This is the third of a currently unknown number of posts in which I consider my limits as a writer.
"Consider" being the operative word. I'm neither bemoaning my limits, nor glorify them. I'm just noting them, since for the most part, they are what they are.
In my first post, I explained that I learned to write organically, by reading and writing, rather than formally, and that may have limited my writing. And in the second one, I talked about how I'm not much of an intellectual with no interest in questions without answers, in philosophy, phycology, politics, in short, in "themes" readers often find in great literature.
These personal limits can be seen as fences that enclose my abilities as a writer.
Another of the fences that limits my ability as a writer, a box unchecked when it comes to writing popular and/or great literature, is that I'm not a passionate fellow. Drama isn't my thing. Not in real life, nor in my writing.
Most people love drama.
It seems that one of the chief characteristics of the great classics, and in all sorts of popular fiction as well, is that it stirs the emotions of the reader. It creates within the reader deep, heartfelt emotions via the experiences of the characters in the story, or at least, a usually safe facsimile of those emotions. They can be made to experience them, while at the same time, knowing that the emotions are not caused by real life events. They're emotions that have been created artificially, by their imagination, and empathy for imaginary characters, that in the end, are just that; imaginary. They are safe emotions.
People want to experience safe emotions. They want to feel. It's the reason sports exist. Sports are an artificially constructed struggles that participants and fans can take a part in to experience the range of emotions that real life struggles evoke, within a struggle that doesn't really matter.
In the same way, readers can experience emotions they otherwise would not - or hope not - experience in their real life, along with the characters in a book, if the story is well written. Again, these emotions are created by something that doesn't matter.
In short, books can supply real emotions without real causes and real consequences. Ones that can be laid aside at will, though often, they may linger like real experiences.
Unlike most people, I don't like drama. I like a simple, uneventful life. I'm an "Ordinary Man. "
I'm an ordinary manWho desires nothing moreThan just an ordinary chance to live exactly as he likesAnd do precisely what he wantsAn average man am I, of no eccentric whimWho likes to live his life, free of strifeDoing whatever he thinks is best for himWell, just an ordinary man
I'm a quiet living manWho prefers to spend the eveningsIn the silence of his roomWho likes an atmosphere as restfulAs an undiscovered tombA pensive man am I, of philosophic joysWho likes to meditate, contemplateFree from humanity's mad inhuman noiseQuiet living man
-- An extract of the lyrics of I'm An Ordinary Man, from My Fair Lady.

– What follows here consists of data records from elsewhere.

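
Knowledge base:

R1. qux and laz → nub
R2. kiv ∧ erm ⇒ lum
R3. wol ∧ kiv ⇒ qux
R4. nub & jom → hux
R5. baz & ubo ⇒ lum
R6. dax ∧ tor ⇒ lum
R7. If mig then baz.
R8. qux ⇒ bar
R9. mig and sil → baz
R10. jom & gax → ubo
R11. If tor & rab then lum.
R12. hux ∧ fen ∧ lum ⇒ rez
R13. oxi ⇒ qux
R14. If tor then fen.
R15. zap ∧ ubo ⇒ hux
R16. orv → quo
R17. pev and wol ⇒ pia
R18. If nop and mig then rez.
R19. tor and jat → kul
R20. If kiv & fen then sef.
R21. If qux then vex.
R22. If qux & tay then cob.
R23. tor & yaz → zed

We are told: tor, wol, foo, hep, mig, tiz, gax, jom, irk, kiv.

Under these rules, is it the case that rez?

No

Forward chaining from the given facts derives: qux, baz, bar, ubo, fen, sef, vex, lum.
Rules concluding rez: R12 needs hux; R18 needs nop — none of these are established.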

I suspect that great writes are very passionate about a lot of things. Great writers use their passions to write stories. But they can do more than just write about themselves and what they have experienced. Their limits are the limits of their imaginations. However, while I certainly write stories beyond my personal limits - all my characters are far braver and bolder than me, for example, But passions and powerful emotions are beyond the fence line for me, as a person, and as a writer, the result of a combination of nature and personal preference.
And this goes for my reading as well. I write the book I want to read, and in reading I'm not looking for powerful emotions, be it passionate love or terror, grief, grimness, tragedy, and despair. I'm looking for interesting places and spending time with cheerful, entertaining characters, presented with clever, witty writing. And that's also my goal in writing.
As a side note, I'm currently reading an old book with a number of emotional romantic scenes and musings that seem to go on and on. I'm just skipping over most of them.
And something along those lines are what my loyal readers expect from my stories, so meeting those expectations are another reason I stay on my side of the fence.
But there is a more personal and practical reason I avoid heavy stories, and that is the fact that I usually spend six or more months dreaming them up and writing them down. Unlike readers who may only spend six or seven hours in the book, the story lives within my head for months at a time. And to some extent or another, I live my stories, or at least, they live in my imagination throughout the day. Thus, writing a grim, dark, depressing story would certainly seep into and darken my everyday life, and that's a price I'm unwilling to pay. I don't know how authors of dark stories do it, unless they are simply a reflection of past experiences, everyday live, or they have the ability to compartmentalize their stories, keep it separate from their everyday life.
Could I venture beyond this fence line? Sure. It's only words, and I know words. But will I? No. Even though I recognize that in settling for light, escapist, stories, I am taking greatness off the table, but oh, well. Greatness demands a steep price, a price I am unwilling to pay.
There is, however, one plus to my muted emotional range; auto-narration audiobooks work well with my style, since the artificial reading voice is not required to reproduce extreme human emotions. Steady as she goes works well for auto-generated audiobooks.